El Partido Demócrata enfrenta una grieta creciente sobre cómo enfrentarse al presidente Donald Trump. Por un lado, los miembros más jóvenes y desafiantes están presionando por un cambio generacional y una línea más dura. Por el otro? Moderados e institucionalistas que parecen bastante cómodos aferrándose al status quo.
La división ha estado en exhibición completa en la respuesta de la fiesta al deportación injusta del padre de Maryland, Kilmar Abrego García, que era enviado a una prisión notoriamente brutal en El Salvador sin el debido proceso.
Demócratas como Maryland Senador Chris Van Hollen han sido en la línea del frenteexigiendo responsabilidad y tratando el caso como la crisis que es. Otros, como el gobernador de California Gavin Newsom, están desestimando el El enfoque del partido en García como una “distracción”, instando a los demócratas a golpear a Trump en los aranceles y al comercio.
“Esta es la distracción del día. El arte de la distracción”, Newsom dicho. “Y aquí, Zig y Zag. Este es el debate que desean. Este es su problema de 80-20, como lo han descrito”.
El derecho de Newsom de que las encuestas de opinión muestran a Trump un poco más vulnerable en la economía que en la inmigración. Un nuevo Encuesta de Civiqs para kos diarios descubrió que el 54% de los votantes registrados desaprueban cómo Trump está manejando la economía, mientras que el 51% desaprueba su historial de inmigración. Entonces, sí, hay una pequeña ventana estratégica en los problemas económicos.
Pero descartar una violación de los derechos humanos como una mera “distracción” no es solo moralmente en bancarrota, es políticamente estúpido.
Newsom probablemente está apostando que el electorado general tiene desplazado tan a la derecha sobre la inmigración que a nadie le importa que un padre de dos hijos fuera deportado erróneamente de Maryland a una prisión salvadora viciosa. Pero eso no es cierto.
CIVIQS descubrió que el 63% de los votantes registrados se oponen a los inmigrantes de deportación que están en los Estados Unidos legalmente, mientras que solo el 27% lo apoyan. Y si desea ver las cosas desde un ángulo de opción de opción certificado, los números entre los votantes independientes son casi los mismos: 28% de apoyo, 62% se oponen.
La división estratégica entre los demócratas está ocurriendo al mismo tiempo que el partido está siendo sacudido por una lucha de poder generacional: un liderazgo calcificado reacio a cambiar versus una nueva ola de líderes Listo para antorcha el libro de jugadas.
Esta tensión, a fuego lento durante años, ahora está hirviendo. Algunos en liderazgo están tratando de miembros del hocicoaconsejándoles que se enfríen su retórica y Deja de hacer la fiesta Mira demasiado combativo.
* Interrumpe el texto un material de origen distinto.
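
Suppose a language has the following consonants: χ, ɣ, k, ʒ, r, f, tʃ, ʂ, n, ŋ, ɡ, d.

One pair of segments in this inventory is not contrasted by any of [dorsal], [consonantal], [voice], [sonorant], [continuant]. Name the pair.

f, ʂ

Both /f/ and /ʂ/ are [-dorsal], [+consonantal], [-voice], [-sonorant], [+continuant]. Since the list omits [labial] and [coronal] — which do distinguish the voiceless labiodental fricative from the voiceless retroflex fricative — this pair collapses; all other pairs remain distinct.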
En otras palabras: no mueva el bote, no empuje el oso, y definitivamente no hagas nada que pueda molestar a las delicadas ópticas.
Pero esa mentalidad de precaución no coincide con el momento—O el estado de ánimo del electorado. Los votantes no piden calma. Están pidiendo coraje.
Vicepresidente del Comité Nacional Demócrata David Hogg parece haber conseguido la nota. Recientemente hizo olas anunciando una campaña de $ 20 millones a titulares demócratas mayores principales en distritos azul profundo, pareciendo sacudir la gerontocracia del Congreso e inyectar nueva sangre en la tubería de liderazgo del partido.
Como era de esperar, la vieja guardia No está emocionado, pero la base podría estar.
Una nueva encuesta de Investigación de cambio Descubrió que el 90% de los demócratas y los votantes de inclinación demócrata prefirieron un luchador moderado sobre un progresivo tranquilo, y un asombroso 95% dijo que elegirían un luchador progresivo sobre un moderado tranquilo. Los números se mantuvieron estables entre edad, raza y etnia.
El mensaje no pudo ser más claro. Los demócratas quieren la columna vertebral. Quieren pelear. Y lo recompensarán.
Justo Mira a las multitudes Que la representante de Nueva York Alexandria Ocasio-Cortez y el senador de Vermont Bernie Sanders se han dedicado a su gira de “Oligarquía de lucha”, o la dinero Han arrastrado mientras lo hacían. La energía de base está ahí, pero solo si la fiesta está dispuesta a igualarla.
Demasiados demócratas todavía creen que pueden ganar siendo un poco menos ofensivos que los republicanos. Pero no vencerán a un movimiento fascista al estar cortésmente en desacuerdo con él. Tendrán que luchar y mostrar a los votantes que no tienen miedo.
Si el liderazgo no intensifica, la base encontrará personas que lo harán.